= Carrot 4NT =

The Carrot 4NT slam-convention was developed in Carrot Club, but can be used in any bidding system instead of the more common Blackwood or RKC conventions. It is a refinement of an older convention, Culbertson 4NT.

Rather than asking for Aces or keycards, 4NT is used to show number of keycards.

This convention applies when 4NT is preceded by cuebids, and generally when 4NT is a non-jumping bid.
The immediate advantage of this approach over Blackwood/RKC, is that while still establishing the combined number of keycards,
the pair will be able to use the 5-level for cuebids, too, to more thoroughly explore and negotiate their slam-potential.

Normally, 4NT shows at least 3 out of 5 keycards (including the King of trumps) plus first or second round control in any suit(s) not yet cuebid.

Thus, if a player by-passes 4NT or omits bidding 4NT when he logically could,
it means that he either lacks the required number of keycards or
that he lacks control in a side-suit that has not yet been cuebid.

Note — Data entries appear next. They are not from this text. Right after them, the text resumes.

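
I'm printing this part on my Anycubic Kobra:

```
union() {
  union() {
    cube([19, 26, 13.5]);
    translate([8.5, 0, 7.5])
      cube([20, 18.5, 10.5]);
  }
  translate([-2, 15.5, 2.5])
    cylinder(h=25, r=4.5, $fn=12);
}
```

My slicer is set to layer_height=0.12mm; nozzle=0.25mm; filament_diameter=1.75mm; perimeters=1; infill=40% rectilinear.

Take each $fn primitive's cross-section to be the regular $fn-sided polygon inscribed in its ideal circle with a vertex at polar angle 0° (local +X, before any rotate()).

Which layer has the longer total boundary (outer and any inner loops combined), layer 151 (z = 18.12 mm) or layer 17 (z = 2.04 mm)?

layer 17 (z = 2.04 mm)

Layer 151 (z = 18.12): the cube is absent (z outside [0, 13.5]); the cube at (8.5, 0) does not reach this height (z outside [7.5, 18]); Taking the union: nothing is present at this height; the r=4.5 cylinder at (-2, 15.5) contributes a regular 12-gon of circumradius 4.5 (perimeter = 2·12·4.500·sin(180°/12) = 27.95 mm); Merging all regions: only the r=4.5 cylinder at (-2, 15.5) is present, so the union is just that shape — boundary = 27.95 mm. So its perimeter = 27.95 mm. Layer 17 (z = 2.04): the cube is present — its section is the full 19×26 rectangle (perimeter 90.00 mm); the cube at (8.5, 0) is absent (z outside [7.5, 18]); Merging all regions: only the 19×26 cube is present, so the union is just that shape — boundary = 90.00 mm; the cylinder at (-2, 15.5) is absent (z outside [2.5, 27.5]); Merging all regions: only the result so far is present, so the union is just that shape — boundary = 90.00 mm. So its perimeter = 90.00 mm. Layer 17 is larger (90.00 vs 27.95 mm).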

If a player has already shown a 17+hcp hand (by reverse-bid, big-club opening, takeout-double followed by new suit, etc.),
his partner's 4NT promises only 2 out of 5 keycards.

If a player has opened with a strong 2C or shown a 20+ balanced hand,
and later bids 4NT, he promises 4 out of 5 keycards.

Under this convention, 4NT is still Blackwood or RKC when it is a jumping bid and not a natural raise.
Also, if a player opens, raises, or jumps to 4H/4S without any preceding cuebids, 4NT by his partner is Blackwood or RKC.
Likewise, in competitive situations where opponents have bid at the 3- or 4-level, 4NT is Blackwood or RKC.